ObjectNumber: RP-T-1887-A-1391

Credit line: Purchased with the support of the Vereniging Rembrandt


Entry

The structure at the right resembles the Noordmolen, Azelo, a mill of early fourteenth-century origins in Ambt Delden, in the province of Overijssel, which is still in use as an oil mill.3H. Hagens and B. Olde Meierink (eds.), Twente te pronk. Drie eeuwen verbeeld in prenten, tekeningen en aquarellen, 1600-1900, exh. cat. Enschede (Rijksmuseum Twenthe) 1986, p. 78, under no. 43. For the current situation and the recent restoration history (in 1976-78, 1989, 2006 and 2015), see https://www.noordmolen-twickel.nl/wp-content/uploads/2017/02/De-Noordmolen-in-vele-facetten.pdf. Situated opposite it until circa 1825 or 1831 was a gristmill. Although the identification remains only conjectural, there are compelling similarities with the Noordmolen, and this drawing is today considered to be the most accurate record of the historical appearance of the site.

The old attribution to Ruisdael or to his pupil Meindert Hobbema (1638-1709) cannot be sustained, though the subject-matter and style of the drawing suggest that it was executed by a follower of Ruisdael.

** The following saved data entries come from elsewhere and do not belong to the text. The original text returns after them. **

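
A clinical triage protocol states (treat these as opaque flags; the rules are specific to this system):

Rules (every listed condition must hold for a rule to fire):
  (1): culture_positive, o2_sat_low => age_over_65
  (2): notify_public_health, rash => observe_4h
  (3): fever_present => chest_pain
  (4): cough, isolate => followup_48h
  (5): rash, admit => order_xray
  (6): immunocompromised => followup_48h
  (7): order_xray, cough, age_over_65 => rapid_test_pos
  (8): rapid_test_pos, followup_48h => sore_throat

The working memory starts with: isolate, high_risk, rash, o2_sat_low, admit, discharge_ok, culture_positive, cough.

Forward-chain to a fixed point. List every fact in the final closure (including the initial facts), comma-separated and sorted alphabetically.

admit, age_over_65, cough, culture_positive, discharge_ok, followup_48h, high_risk, isolate, o2_sat_low, order_xray, rapid_test_pos, rash, sore_throat

Round 1: (1) [culture_positive, o2_sat_low => age_over_65]; (4) [cough, isolate => followup_48h]; (5) [rash, admit => order_xray]. Adds age_over_65, followup_48h, order_xray.
Round 2: (7) [order_xray, cough, age_over_65 => rapid_test_pos]. Adds rapid_test_pos.
Round 3: (8) [rapid_test_pos, followup_48h => sore_throat]. Adds sore_throat.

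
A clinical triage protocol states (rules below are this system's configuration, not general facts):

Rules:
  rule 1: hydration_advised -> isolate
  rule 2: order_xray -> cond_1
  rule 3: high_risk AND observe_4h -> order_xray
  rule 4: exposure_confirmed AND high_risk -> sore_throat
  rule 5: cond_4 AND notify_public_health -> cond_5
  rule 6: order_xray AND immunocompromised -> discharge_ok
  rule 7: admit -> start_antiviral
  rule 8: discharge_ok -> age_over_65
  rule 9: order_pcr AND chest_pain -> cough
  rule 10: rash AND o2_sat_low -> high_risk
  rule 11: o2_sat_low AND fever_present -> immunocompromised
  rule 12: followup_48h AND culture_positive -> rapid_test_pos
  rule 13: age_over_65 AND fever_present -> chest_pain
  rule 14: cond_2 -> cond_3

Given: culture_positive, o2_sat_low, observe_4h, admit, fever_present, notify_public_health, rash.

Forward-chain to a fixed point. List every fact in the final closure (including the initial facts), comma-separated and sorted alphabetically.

Round 1: rule 7 [admit -> start_antiviral]; rule 10 [rash AND o2_sat_low -> high_risk]; rule 11 [o2_sat_low AND fever_present -> immunocompromised]. Adds start_antiviral, high_risk, immunocompromised.
Round 2: rule 3 [high_risk AND observe_4h -> order_xray]. Adds order_xray.
Round 3: rule 2 [order_xray -> cond_1]; rule 6 [order_xray AND immunocompromised -> discharge_ok]. Adds cond_1, discharge_ok.
Round 4: rule 8 [discharge_ok -> age_over_65]. Adds age_over_65.
Round 5: rule 13 [age_over_65 AND fever_present -> chest_pain]. Adds chest_pain.

admit, age_over_65, chest_pain, cond_1, culture_positive, discharge_ok, fever_present, high_risk, immunocompromised, notify_public_health, o2_sat_low, observe_4h, order_xray, rash, start_antiviral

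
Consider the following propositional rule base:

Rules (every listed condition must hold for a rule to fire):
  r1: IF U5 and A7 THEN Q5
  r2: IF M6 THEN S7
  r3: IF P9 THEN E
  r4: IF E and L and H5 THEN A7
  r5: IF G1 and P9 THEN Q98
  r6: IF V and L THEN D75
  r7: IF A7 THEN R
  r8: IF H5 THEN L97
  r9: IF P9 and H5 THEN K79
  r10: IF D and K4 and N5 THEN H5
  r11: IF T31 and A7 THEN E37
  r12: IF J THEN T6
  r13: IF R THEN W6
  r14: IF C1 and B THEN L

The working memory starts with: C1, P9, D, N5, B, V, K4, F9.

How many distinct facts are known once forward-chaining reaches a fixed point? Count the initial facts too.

17

Round 1: r3 [IF P9 THEN E]; r10 [IF D and K4 and N5 THEN H5]; r14 [IF C1 and B THEN L]. Adds E, H5, L.
Round 2: r4 [IF E and L and H5 THEN A7]; r6 [IF V and L THEN D75]; r8 [IF H5 THEN L97]; r9 [IF P9 and H5 THEN K79]. Adds A7, D75, L97, K79.
Round 3: r7 [IF A7 THEN R]. Adds R.
Round 4: r13 [IF R THEN W6]. Adds W6.
Closure: {A7, B, C1, D, D75, E, F9, H5, K4, K79, L, L97, N5, P9, R, V, W6} — 17 facts.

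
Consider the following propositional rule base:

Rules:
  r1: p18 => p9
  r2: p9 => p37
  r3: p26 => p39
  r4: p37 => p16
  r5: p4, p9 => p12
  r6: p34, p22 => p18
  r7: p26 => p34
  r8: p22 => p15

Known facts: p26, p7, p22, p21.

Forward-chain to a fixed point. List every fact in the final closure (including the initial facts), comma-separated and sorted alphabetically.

Round 1 — r3, r7, r8, derive p39, p34, p15.
Round 2 — r6, derive p18.
Round 3 — r1, derive p9.
Round 4 — r2, derive p37.
Round 5 — r4, derive p16.

p15, p16, p18, p21, p22, p26, p34, p37, p39, p7, p9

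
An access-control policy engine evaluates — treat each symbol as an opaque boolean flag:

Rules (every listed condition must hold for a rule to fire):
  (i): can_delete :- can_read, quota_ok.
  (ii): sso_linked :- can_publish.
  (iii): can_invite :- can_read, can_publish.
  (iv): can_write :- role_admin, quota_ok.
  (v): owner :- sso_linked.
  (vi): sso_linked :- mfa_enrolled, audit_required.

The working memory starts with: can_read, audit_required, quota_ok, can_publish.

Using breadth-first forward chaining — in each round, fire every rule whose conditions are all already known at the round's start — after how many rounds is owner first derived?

2

Round 1 — (i), (ii), (iii), derive can_delete, sso_linked, can_invite.
Round 2 — (v), derive owner.
owner first appears in round 2.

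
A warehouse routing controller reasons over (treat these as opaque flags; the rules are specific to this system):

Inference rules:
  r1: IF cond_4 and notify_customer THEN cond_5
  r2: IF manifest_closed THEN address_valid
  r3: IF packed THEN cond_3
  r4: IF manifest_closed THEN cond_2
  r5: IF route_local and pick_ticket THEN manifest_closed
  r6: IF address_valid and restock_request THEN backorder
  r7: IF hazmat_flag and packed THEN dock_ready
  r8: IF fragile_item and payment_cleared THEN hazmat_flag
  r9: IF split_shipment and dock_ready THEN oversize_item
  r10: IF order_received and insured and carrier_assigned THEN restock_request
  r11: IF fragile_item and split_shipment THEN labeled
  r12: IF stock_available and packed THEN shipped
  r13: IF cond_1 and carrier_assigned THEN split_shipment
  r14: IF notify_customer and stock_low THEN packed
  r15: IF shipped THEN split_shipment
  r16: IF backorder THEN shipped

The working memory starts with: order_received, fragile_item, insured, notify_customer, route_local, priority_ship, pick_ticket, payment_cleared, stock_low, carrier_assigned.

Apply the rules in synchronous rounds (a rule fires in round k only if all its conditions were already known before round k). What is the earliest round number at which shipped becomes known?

4

[1] r5 [IF route_local and pick_ticket THEN manifest_closed]; r8 [IF fragile_item and payment_cleared THEN hazmat_flag]; r10 [IF order_received and insured and carrier_assigned THEN restock_request]; r14 [IF notify_customer and stock_low THEN packed]. ⇒ new: manifest_closed, hazmat_flag, restock_request, packed.
[2] r2 [IF manifest_closed THEN address_valid]; r3 [IF packed THEN cond_3]; r4 [IF manifest_closed THEN cond_2]; r7 [IF hazmat_flag and packed THEN dock_ready]. ⇒ new: address_valid, cond_3, cond_2, dock_ready.
[3] r6 [IF address_valid and restock_request THEN backorder]. ⇒ new: backorder.
[4] r16 [IF backorder THEN shipped]. ⇒ new: shipped.
shipped first appears in round 4.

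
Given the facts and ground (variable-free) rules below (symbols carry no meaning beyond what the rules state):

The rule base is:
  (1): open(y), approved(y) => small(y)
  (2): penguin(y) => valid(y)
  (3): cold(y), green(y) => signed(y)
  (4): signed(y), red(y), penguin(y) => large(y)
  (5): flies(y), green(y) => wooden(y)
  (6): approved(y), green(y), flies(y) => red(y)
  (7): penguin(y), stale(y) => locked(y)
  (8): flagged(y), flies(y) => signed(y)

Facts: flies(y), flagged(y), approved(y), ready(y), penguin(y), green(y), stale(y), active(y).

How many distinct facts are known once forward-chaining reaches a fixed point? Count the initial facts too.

Round 1: (2) [penguin(y) => valid(y)]; (5) [flies(y), green(y) => wooden(y)]; (6) [approved(y), green(y), flies(y) => red(y)]; (7) [penguin(y), stale(y) => locked(y)]; (8) [flagged(y), flies(y) => signed(y)]. Adds valid(y), wooden(y), red(y), locked(y), signed(y).
Round 2: (4) [signed(y), red(y), penguin(y) => large(y)]. Adds large(y).
Closure: {active(y), approved(y), flagged(y), flies(y), green(y), large(y), locked(y), penguin(y), ready(y), red(y), signed(y), stale(y), valid(y), wooden(y)} — 14 facts.

14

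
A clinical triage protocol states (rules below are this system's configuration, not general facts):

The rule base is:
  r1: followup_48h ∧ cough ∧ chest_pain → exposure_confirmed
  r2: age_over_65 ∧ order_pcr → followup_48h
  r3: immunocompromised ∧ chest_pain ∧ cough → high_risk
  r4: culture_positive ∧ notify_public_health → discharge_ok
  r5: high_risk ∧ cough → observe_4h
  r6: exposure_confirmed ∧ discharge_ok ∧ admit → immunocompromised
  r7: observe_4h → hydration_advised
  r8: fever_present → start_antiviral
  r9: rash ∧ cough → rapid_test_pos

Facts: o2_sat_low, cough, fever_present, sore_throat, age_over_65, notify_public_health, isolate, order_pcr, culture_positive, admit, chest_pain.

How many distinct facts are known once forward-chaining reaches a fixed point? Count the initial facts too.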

Ingrid Oud, 2000/Jane Shoaf Turner, 2019


Literature

H. Hagens, Molens, mulders, meesters. Negen eeuwen watermolens in de Gelderse Achterhoek, Salland en Twente, s.l.e.a. [Hengelo 1979], pp. 85-86 (as Jacob van Ruisdael); H. Hagens and B. Olde Meierink (eds.), Twente te pronk. Drie eeuwen verbeeld in prenten, tekeningen en aquarellen, 1600-1900, exh. cat. Enschede (Rijksmuseum Twenthe) 1986, no. 43 (as attributed to Jacob van Ruisdael); www.waterradmolens.nl/Overijssel/Noordmolen.html (as Jacob van Ruisdael or Meindert Hobbema)


Citation

I. Oud, 2000/J. Shoaf Turner, 2019, 'school of Jacob Isaacksz van Ruisdael, View of Two Watermills, c. 1650 - c. 1700', in J. Turner (ed.), Dutch Drawings of the Seventeenth Century in the Rijksmuseum, online coll. cat. Amsterdam: hdl.handle.net/10934/RM0001.COLLECT.59773

(accessed 12 January 2025 20:56:27).

Footnotes

  • 1Copy RKD.
  • 2For security reasons, the drawing was transferred from the Ministerie van Binnenlandse Zaken to the museum in 1887.
  • 3H. Hagens and B. Olde Meierink (eds.), Twente te pronk. Drie eeuwen verbeeld in prenten, tekeningen en aquarellen, 1600-1900, exh. cat. Enschede (Rijksmuseum Twenthe) 1986, p. 78, under no. 43. For the current situation and the recent restoration history (in 1976-78, 1989, 2006 and 2015), see https://www.noordmolen-twickel.nl/wp-content/uploads/2017/02/De-Noordmolen-in-vele-facetten.pdf.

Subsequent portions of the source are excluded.